According to Schlumberger’s 4Q 2019 report on Friday, the company’s fourth-quarter revenue of $8.23 billion decreased 4% sequentially, but increased 1% year-on-year when the company’s revenues were $8.18 billion.
The company’s full-year worldwide revenue of $32.9 billion was flat year-on-year, with international revenue growth of 7%.
Schlumberger’s income before taxes in 4Q 2019 dropped 30% to $452 million from $648 million in 4Q 2018.
The company’s net income in 4Q 2019 totaled $333 million, a 38% drop compared to the net income of $538 million in 4Q 2018.
For the full year 2019, Schlumberger’s posted a loss of $10.1 billion, compared to a profit of $2.1 billion in 2018.
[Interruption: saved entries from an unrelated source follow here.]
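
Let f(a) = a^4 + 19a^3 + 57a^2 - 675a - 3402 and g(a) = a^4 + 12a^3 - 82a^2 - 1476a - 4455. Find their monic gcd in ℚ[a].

a^2 + 18a + 81

Euclidean algorithm in ℚ[a]:
  a^4 + 19a^3 + 57a^2 - 675a - 3402 = (a^4 + 12a^3 - 82a^2 - 1476a - 4455) + (7a^3 + 139a^2 + 801a + 1053)
  a^4 + 12a^3 - 82a^2 - 1476a - 4455 = ((1/7)a - 55/49)(7a^3 + 139a^2 + 801a + 1053) + (-(1980/49)a^2 - (35640/49)a - 160380/49)
  7a^3 + 139a^2 + 801a + 1053 = (-(343/1980)a - 637/1980)(-(1980/49)a^2 - (35640/49)a - 160380/49) + (0)
Last nonzero remainder: -(1980/49)a^2 - (35640/49)a - 160380/49. Dividing through by -1980/49 gives the monic gcd a^2 + 18a + 81.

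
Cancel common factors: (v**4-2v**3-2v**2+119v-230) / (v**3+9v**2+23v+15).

(v**3-7v**2+33v-46)/(v**2+4v+3)

By polynomial division,
  v**4-2v**3-2v**2+119v-230 = (v-11)(v**3+9v**2+23v+15) + (74v**2+357v-65)
  v**3+9v**2+23v+15 = ((1/74)v+309/5476)(74v**2+357v-65) + ((20445/5476)v+102225/5476)
  74v**2+357v-65 = ((405224/20445)v-71188/20445)((20445/5476)v+102225/5476) + (0)
Last nonzero remainder: (20445/5476)v+102225/5476. Dividing through by 20445/5476 gives the monic gcd v+5.
Cancel v+5 from numerator and denominator to get the reduced form.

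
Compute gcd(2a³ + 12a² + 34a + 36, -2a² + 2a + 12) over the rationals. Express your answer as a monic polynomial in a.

Euclidean algorithm in ℚ[a]:
  2a³ + 12a² + 34a + 36 = (-a - 7)(-2a² + 2a + 12) + (60a + 120)
  -2a² + 2a + 12 = (-(1/30)a + 1/10)(60a + 120) + (0)
Last nonzero remainder: 60a + 120. Dividing through by 60 gives the monic gcd a + 2.

a + 2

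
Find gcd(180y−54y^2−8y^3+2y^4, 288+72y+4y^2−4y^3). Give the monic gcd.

Euclidean algorithm in ℚ[y]:
  2y^4−8y^3−54y^2+180y = (−(1/2)y+3/2)(−4y^3+4y^2+72y+288) + (−24y^2+216y−432)
  −4y^3+4y^2+72y+288 = ((1/6)y+4/3)(−24y^2+216y−432) + (−144y+864)
  −24y^2+216y−432 = ((1/6)y−1/2)(−144y+864) + (0)
Last nonzero remainder: −144y+864. Dividing through by −144 gives the monic gcd y−6.

−6+y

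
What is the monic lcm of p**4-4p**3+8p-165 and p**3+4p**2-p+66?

Euclidean algorithm in ℚ[p]:
  p**4-4p**3+8p-165 = (p-8)(p**3+4p**2-p+66) + (33p**2-66p+363)
  p**3+4p**2-p+66 = ((1/33)p+2/11)(33p**2-66p+363) + (0)
Last nonzero remainder: 33p**2-66p+363. Dividing through by 33 gives the monic gcd p**2-2p+11.
Then lcm(f, g) = f·g / gcd(f, g); expanding and making the result monic gives the answer.

p**5+2p**4-24p**3+8p**2-117p-990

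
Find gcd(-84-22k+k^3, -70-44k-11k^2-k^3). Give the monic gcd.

Apply the Euclidean algorithm:
  k^3-22k-84 = (-1)(-k^3-11k^2-44k-70) + (-11k^2-66k-154)
  -k^3-11k^2-44k-70 = ((1/11)k+5/11)(-11k^2-66k-154) + (0)
Last nonzero remainder: -11k^2-66k-154. Dividing through by -11 gives the monic gcd k^2+6k+14.

14+6k+k^2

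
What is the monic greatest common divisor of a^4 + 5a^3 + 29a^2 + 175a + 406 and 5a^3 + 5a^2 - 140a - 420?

a^2 + 7a + 14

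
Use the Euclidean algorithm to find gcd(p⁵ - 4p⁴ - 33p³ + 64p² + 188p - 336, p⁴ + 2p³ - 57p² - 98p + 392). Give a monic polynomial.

p³ - 5p² - 22p + 56

Repeated division with remainder:
  p⁵ - 4p⁴ - 33p³ + 64p² + 188p - 336 = (p - 6)(p⁴ + 2p³ - 57p² - 98p + 392) + (36p³ - 180p² - 792p + 2016)
  p⁴ + 2p³ - 57p² - 98p + 392 = ((1/36)p + 7/36)(36p³ - 180p² - 792p + 2016) + (0)
Last nonzero remainder: 36p³ - 180p² - 792p + 2016. Dividing through by 36 gives the monic gcd p³ - 5p² - 22p + 56.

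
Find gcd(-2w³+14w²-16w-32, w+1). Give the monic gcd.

w+1

Euclidean algorithm in ℚ[w]:
  -2w³+14w²-16w-32 = (-2w²+16w-32)(w+1) + (0)
The last nonzero remainder w+1 is already monic.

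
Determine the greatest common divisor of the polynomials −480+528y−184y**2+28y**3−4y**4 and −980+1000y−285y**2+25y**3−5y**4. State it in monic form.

4−4y+y**2

Euclidean algorithm in ℚ[y]:
  −4y**4+28y**3−184y**2+528y−480 = (4/5)(−5y**4+25y**3−285y**2+1000y−980) + (8y**3+44y**2−272y+304)
  −5y**4+25y**3−285y**2+1000y−980 = (−(5/8)y+105/16)(8y**3+44y**2−272y+304) + (−(2975/4)y**2+2975y−2975)
  8y**3+44y**2−272y+304 = (−(32/2975)y−304/2975)(−(2975/4)y**2+2975y−2975) + (0)
Last nonzero remainder: −(2975/4)y**2+2975y−2975. Dividing through by −2975/4 gives the monic gcd y**2−4y+4.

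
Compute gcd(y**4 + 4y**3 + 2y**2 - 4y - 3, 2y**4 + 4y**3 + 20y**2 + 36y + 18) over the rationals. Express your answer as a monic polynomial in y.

y**2 + 2y + 1

By polynomial division,
  y**4 + 4y**3 + 2y**2 - 4y - 3 = (1/2)(2y**4 + 4y**3 + 20y**2 + 36y + 18) + (2y**3 - 8y**2 - 22y - 12)
  2y**4 + 4y**3 + 20y**2 + 36y + 18 = (y + 6)(2y**3 - 8y**2 - 22y - 12) + (90y**2 + 180y + 90)
  2y**3 - 8y**2 - 22y - 12 = ((1/45)y - 2/15)(90y**2 + 180y + 90) + (0)
Last nonzero remainder: 90y**2 + 180y + 90. Dividing through by 90 gives the monic gcd y**2 + 2y + 1.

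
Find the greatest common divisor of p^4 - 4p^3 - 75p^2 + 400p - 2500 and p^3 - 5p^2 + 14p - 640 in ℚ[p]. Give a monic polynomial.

Repeated division with remainder:
  p^4 - 4p^3 - 75p^2 + 400p - 2500 = (p + 1)(p^3 - 5p^2 + 14p - 640) + (-84p^2 + 1026p - 1860)
  p^3 - 5p^2 + 14p - 640 = (-(1/84)p - 101/1176)(-84p^2 + 1026p - 1860) + ((15675/196)p - 78375/98)
  -84p^2 + 1026p - 1860 = (-(5488/5225)p + 12152/5225)((15675/196)p - 78375/98) + (0)
Last nonzero remainder: (15675/196)p - 78375/98. Dividing through by 15675/196 gives the monic gcd p - 10.

p - 10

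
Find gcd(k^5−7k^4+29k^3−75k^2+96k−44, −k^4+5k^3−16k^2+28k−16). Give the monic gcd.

Repeated division with remainder:
  k^5−7k^4+29k^3−75k^2+96k−44 = (−k+2)(−k^4+5k^3−16k^2+28k−16) + (3k^3−15k^2+24k−12)
  −k^4+5k^3−16k^2+28k−16 = (−(1/3)k)(3k^3−15k^2+24k−12) + (−8k^2+24k−16)
  3k^3−15k^2+24k−12 = (−(3/8)k+3/4)(−8k^2+24k−16) + (0)
Last nonzero remainder: −8k^2+24k−16. Dividing through by −8 gives the monic gcd k^2−3k+2.

k^2−3k+2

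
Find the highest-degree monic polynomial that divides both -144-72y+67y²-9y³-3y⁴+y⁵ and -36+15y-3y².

12-5y+y²

Apply the Euclidean algorithm:
  y⁵-3y⁴-9y³+67y²-72y-144 = (-(1/3)y³-(2/3)y²+(11/3)y+4)(-3y²+15y-36) + (0)
Last nonzero remainder: -3y²+15y-36. Dividing through by -3 gives the monic gcd y²-5y+12.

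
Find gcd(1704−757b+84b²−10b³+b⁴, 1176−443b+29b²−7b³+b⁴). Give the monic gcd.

24−11b+b²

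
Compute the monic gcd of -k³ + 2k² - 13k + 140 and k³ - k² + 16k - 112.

k² + 3k + 28

By polynomial division,
  -k³ + 2k² - 13k + 140 = (-1)(k³ - k² + 16k - 112) + (k² + 3k + 28)
  k³ - k² + 16k - 112 = (k - 4)(k² + 3k + 28) + (0)
The last nonzero remainder k² + 3k + 28 is already monic.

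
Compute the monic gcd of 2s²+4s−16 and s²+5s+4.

Repeated division with remainder:
  2s²+4s−16 = (2)(s²+5s+4) + (−6s−24)
  s²+5s+4 = (−(1/6)s−1/6)(−6s−24) + (0)
Last nonzero remainder: −6s−24. Dividing through by −6 gives the monic gcd s+4.

s+4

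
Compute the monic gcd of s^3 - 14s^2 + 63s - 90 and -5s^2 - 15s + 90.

s - 3

By polynomial division,
  s^3 - 14s^2 + 63s - 90 = (-(1/5)s + 17/5)(-5s^2 - 15s + 90) + (132s - 396)
  -5s^2 - 15s + 90 = (-(5/132)s - 5/22)(132s - 396) + (0)
Last nonzero remainder: 132s - 396. Dividing through by 132 gives the monic gcd s - 3.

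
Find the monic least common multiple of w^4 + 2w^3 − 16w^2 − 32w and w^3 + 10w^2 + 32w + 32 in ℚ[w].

By polynomial division,
  w^4 + 2w^3 − 16w^2 − 32w = (w − 8)(w^3 + 10w^2 + 32w + 32) + (32w^2 + 192w + 256)
  w^3 + 10w^2 + 32w + 32 = ((1/32)w + 1/8)(32w^2 + 192w + 256) + (0)
Last nonzero remainder: 32w^2 + 192w + 256. Dividing through by 32 gives the monic gcd w^2 + 6w + 8.
Then lcm(f, g) = f·g / gcd(f, g); expanding and making the result monic gives the answer.

w^5 + 6w^4 − 8w^3 − 96w^2 − 128w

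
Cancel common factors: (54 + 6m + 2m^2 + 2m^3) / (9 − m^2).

Repeated division with remainder:
  2m^3 + 2m^2 + 6m + 54 = (−2m − 2)(−m^2 + 9) + (24m + 72)
  −m^2 + 9 = (−(1/24)m + 1/8)(24m + 72) + (0)
Last nonzero remainder: 24m + 72. Dividing through by 24 gives the monic gcd m + 3.
Cancel m + 3 from numerator and denominator to get the reduced form.

(−18 + 4m − 2m^2)/(−3 + m)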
Schlumberger CEO, Olivier Le Peuch, commented: “From a macro perspective, we ended the year with 2020 oil demand growth sentiment turning positive as uncertainty reduced following the progress made toward a US-China trade deal. The fall in the North America production growth estimate of between 400,000 to 800,000 bpd should continue to support the thesis for international investment. The recent escalation of geopolitical risk should set the floor for the oil price going forward. In the near term, we expect the OPEC+ production cuts agreed upon in December 2019 to limit investment and activity, particularly in the Middle East and Russia, during the first half of 2020. As the year progresses, the effect of slowing North America production growth is likely to cause tightness in the market and further stimulate international operators to step up their investments in the second half of the year and beyond.
“Based on this, we expect 2020 E&P capex spending growth rate in the international markets to be in the mid-single-digit range. We would therefore expect our international portfolio revenue to grow at the same pace or higher, excluding the effects of the Sensia and Drilling Tools transactions. The carved-out businesses in these transactions accounted for approximately 2% of our global revenue in 2019.
“International revenue growth will be more heavily weighted to the second half of the year with increasing offshore activity, improving activity mix from the early deepwater growth cycle, and increasing exploration work toward the end of the year and into 2021.”